For many, like my 80 yr old father, this journey was a forced march. He was
perfectly happy with his flip phone and it's large, tactile buttons. I was
also content not having to provide remote tech support to a man who was alive
when horse and carriages were still a viable form of transportation. (As an
aside, that generation has really seen some ... stuff). Once his phone
succumbed to its planned obsolescence, he had no choice but to upgrade.

I tried to introduce him to apps. However, in the 4+ years since he's had a
smartphone, he's downloaded and used only two apps: one for checking the
lottery and the other is a collection of virtual slot machines.

All one has to do is look at their parents, grandparents, elderly relatives,
etc. to see that this is assumption is a no-brainer.

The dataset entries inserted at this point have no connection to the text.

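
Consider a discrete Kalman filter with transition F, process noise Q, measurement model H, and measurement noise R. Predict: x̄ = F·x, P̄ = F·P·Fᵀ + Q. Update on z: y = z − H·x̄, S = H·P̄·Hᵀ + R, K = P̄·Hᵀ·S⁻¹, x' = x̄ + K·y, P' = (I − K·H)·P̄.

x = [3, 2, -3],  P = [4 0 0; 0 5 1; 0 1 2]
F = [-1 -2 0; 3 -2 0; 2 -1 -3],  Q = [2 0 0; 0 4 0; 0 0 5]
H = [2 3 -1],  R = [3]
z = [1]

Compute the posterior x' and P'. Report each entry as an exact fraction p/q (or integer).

x̄ = F·x = [-7, 5, 13]
P̄ = F·P·Fᵀ + Q = [26 8 8; 8 60 40; 8 40 50]
y = z − H·x̄ = [13]
S = H·P̄·Hᵀ + R = [521]
K = P̄·Hᵀ·S⁻¹ = [68/521; 156/521; 86/521]
x' = x̄ + K·y = [-2763/521, 4633/521, 7891/521]
P' = (I − K·H)·P̄ = [8922/521 -6440/521 -1680/521; -6440/521 6924/521 7424/521; -1680/521 7424/521 18654/521]

x' = [-2763/521, 4633/521, 7891/521]
P' = [8922/521 -6440/521 -1680/521; -6440/521 6924/521 7424/521; -1680/521 7424/521 18654/521]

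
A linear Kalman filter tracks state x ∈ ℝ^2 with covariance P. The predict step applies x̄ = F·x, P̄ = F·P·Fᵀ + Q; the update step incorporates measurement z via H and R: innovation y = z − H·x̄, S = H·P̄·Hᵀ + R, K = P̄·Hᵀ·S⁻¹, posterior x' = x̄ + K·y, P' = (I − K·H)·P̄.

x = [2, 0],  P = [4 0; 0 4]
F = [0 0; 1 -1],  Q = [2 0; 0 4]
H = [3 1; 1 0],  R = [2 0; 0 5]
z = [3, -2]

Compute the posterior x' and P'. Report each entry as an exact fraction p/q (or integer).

x̄ = F·x = [0, 2]
P̄ = F·P·Fᵀ + Q = [2 0; 0 12]
y = z − H·x̄ = [1, -2]
S = H·P̄·Hᵀ + R = [32 6; 6 7]
K = P̄·Hᵀ·S⁻¹ = [15/94 7/47; 21/47 -18/47]
x' = x̄ + K·y = [-13/94, 151/47]
P' = (I − K·H)·P̄ = [35/47 -90/47; -90/47 312/47]

x' = [-13/94, 151/47]
P' = [35/47 -90/47; -90/47 312/47]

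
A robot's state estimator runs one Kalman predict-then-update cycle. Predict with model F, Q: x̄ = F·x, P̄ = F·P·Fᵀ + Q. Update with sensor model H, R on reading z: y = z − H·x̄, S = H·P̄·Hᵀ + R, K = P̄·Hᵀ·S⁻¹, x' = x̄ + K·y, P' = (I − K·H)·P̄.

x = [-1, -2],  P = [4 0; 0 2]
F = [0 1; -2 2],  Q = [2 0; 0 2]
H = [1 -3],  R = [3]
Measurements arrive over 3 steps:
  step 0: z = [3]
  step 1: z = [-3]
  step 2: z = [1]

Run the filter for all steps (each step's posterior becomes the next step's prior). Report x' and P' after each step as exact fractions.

step 0: x' = [-426/217, -360/217], P' = [804/217 276/217; 276/217 166/217]
step 1: x' = [-468/287, 662/1435], P' = [696/287 1076/1435; 1076/1435 11918/21525]
step 2: x' = [21614/20045, 202/1055], P' = [4051464/1703825 66852/89675; 66852/89675 49634/89675]

step 0: x̄ = F·x = [-2, -2]
step 0: P̄ = F·P·Fᵀ + Q = [4 4; 4 26]
step 0: y = z − H·x̄ = [-1]
step 0: S = H·P̄·Hᵀ + R = [217]
step 0: K = P̄·Hᵀ·S⁻¹ = [-8/217; -74/217]
step 0: x' = x̄ + K·y = [-426/217, -360/217]
step 0: P' = (I − K·H)·P̄ = [804/217 276/217; 276/217 166/217]
step 1: x̄ = F·x = [-360/217, 132/217]
step 1: P̄ = F·P·Fᵀ + Q = [600/217 -220/217; -220/217 2106/217]
step 1: y = z − H·x̄ = [15/31]
step 1: S = H·P̄·Hᵀ + R = [3075/31]
step 1: K = P̄·Hᵀ·S⁻¹ = [12/205; -934/3075]
step 1: x' = x̄ + K·y = [-468/287, 662/1435]
step 1: P' = (I − K·H)·P̄ = [696/287 1076/1435; 1076/1435 11918/21525]
step 2: x̄ = F·x = [662/1435, 6004/1435]
step 2: P̄ = F·P·Fᵀ + Q = [54968/21525 -8444/21525; -8444/21525 170402/21525]
step 2: y = z − H·x̄ = [3757/287]
step 2: S = H·P̄·Hᵀ + R = [68153/861]
step 2: K = P̄·Hᵀ·S⁻¹ = [3212/68153; -1094/3587]
step 2: x' = x̄ + K·y = [21614/20045, 202/1055]
step 2: P' = (I − K·H)·P̄ = [4051464/1703825 66852/89675; 66852/89675 49634/89675]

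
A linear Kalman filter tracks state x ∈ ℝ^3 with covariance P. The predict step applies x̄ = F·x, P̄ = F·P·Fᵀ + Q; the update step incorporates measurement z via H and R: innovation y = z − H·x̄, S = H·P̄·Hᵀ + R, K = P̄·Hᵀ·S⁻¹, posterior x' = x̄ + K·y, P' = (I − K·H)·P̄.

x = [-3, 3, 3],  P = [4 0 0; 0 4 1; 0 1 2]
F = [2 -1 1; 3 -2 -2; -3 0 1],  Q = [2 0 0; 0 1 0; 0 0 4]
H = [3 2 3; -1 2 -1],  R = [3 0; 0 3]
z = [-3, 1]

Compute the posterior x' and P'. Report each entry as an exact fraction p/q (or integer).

x̄ = F·x = [-6, -21, 12]
P̄ = F·P·Fᵀ + Q = [22 28 -23; 28 69 -42; -23 -42 42]
y = z − H·x̄ = [21, 49]
S = H·P̄·Hᵀ + R = [273 166; 166 353]
K = P̄·Hᵀ·S⁻¹ = [9247/68813 6763/68813; 8656/68813 25560/68813; 7567/68813 -23637/68813]
x' = x̄ + K·y = [112696/68813, -10857/68813, -173550/68813]
P' = (I − K·H)·P̄ = [638304/68813 11076/68813 -636441/68813; 11076/68813 32001/68813 -23754/68813; -636441/68813 -23754/68813 659844/68813]

x' = [112696/68813, -10857/68813, -173550/68813]
P' = [638304/68813 11076/68813 -636441/68813; 11076/68813 32001/68813 -23754/68813; -636441/68813 -23754/68813 659844/68813]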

EDIT: I neglected to mention why I don't consume as many apps as I'd like to.
Google, a company whose name has become a synonym for search, and Apple have
the most obtuse platforms for discovering them. In the play store, I can only
search by keyword. There is only one filter, # of stars and up. There is no
way in the app stores to sort the data or filter it by any other means. The
recommendations, like most recommendations engines is it or miss. They hide
the number of installs an app has (which for me is much more important than
the number of stars or ratings it has) until you go to its page/card. I
understand why, but smaller apps get buried in the noise anyway. 99% of the
apps I install are discovered either through either word of mouth or sites
like producthunt